Friday, January 10, 2020

"Purgatory Bay"

Bryan Gruley is the Amazon Charts bestselling author of Bleak Harbor and the award-winning Starvation Lake trilogy of novels. He is also a lifelong journalist who is proud to have shared in the Pulitzer Prize awarded to the staff of the Wall Street Journal for their coverage of the September 11 terrorist attacks.

Gruley applied the Page 69 Test to his new novel, Purgatory Bay, which is set in the same fictional Michigan town as Bleak Harbor, and reported the following:
Purgatory Bay is about a young woman named Jubilee Rathman who lives as a virtual recluse on a private bay near the town of Bleak Harbor, Michigan. She’s executing a diabolical plan to punish people she blames for ruining her life.

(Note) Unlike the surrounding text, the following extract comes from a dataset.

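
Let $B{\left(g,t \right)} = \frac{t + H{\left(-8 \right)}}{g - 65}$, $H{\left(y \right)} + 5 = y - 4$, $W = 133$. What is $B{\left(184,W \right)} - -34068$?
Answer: $\frac{4054208}{119} \approx 34069.0$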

Page 69 recounts how and why Jubilee wound up in her bayside fortress with the help of her dead family’s attorney, E. Jonathan Phillips, or Phillie, as she calls him. The page is useful in several ways. We learn how a 29-year-old woman could afford such a property. We see how Phillie has become the one person outside her fortress playing a role in her life. The latter will become much more important later in the story.

The page reinforces Jubilee’s self-imposed isolation: “She had nothing against the townspeople of Bleak Harbor that she didn’t have against almost any other human being. She just didn’t belong with others anymore.” And the heartbreaking recollection of how she dispensed with her glorious soccer past underscores the depth of her disaffection and, chillingly, of her commitment to her terrible mission.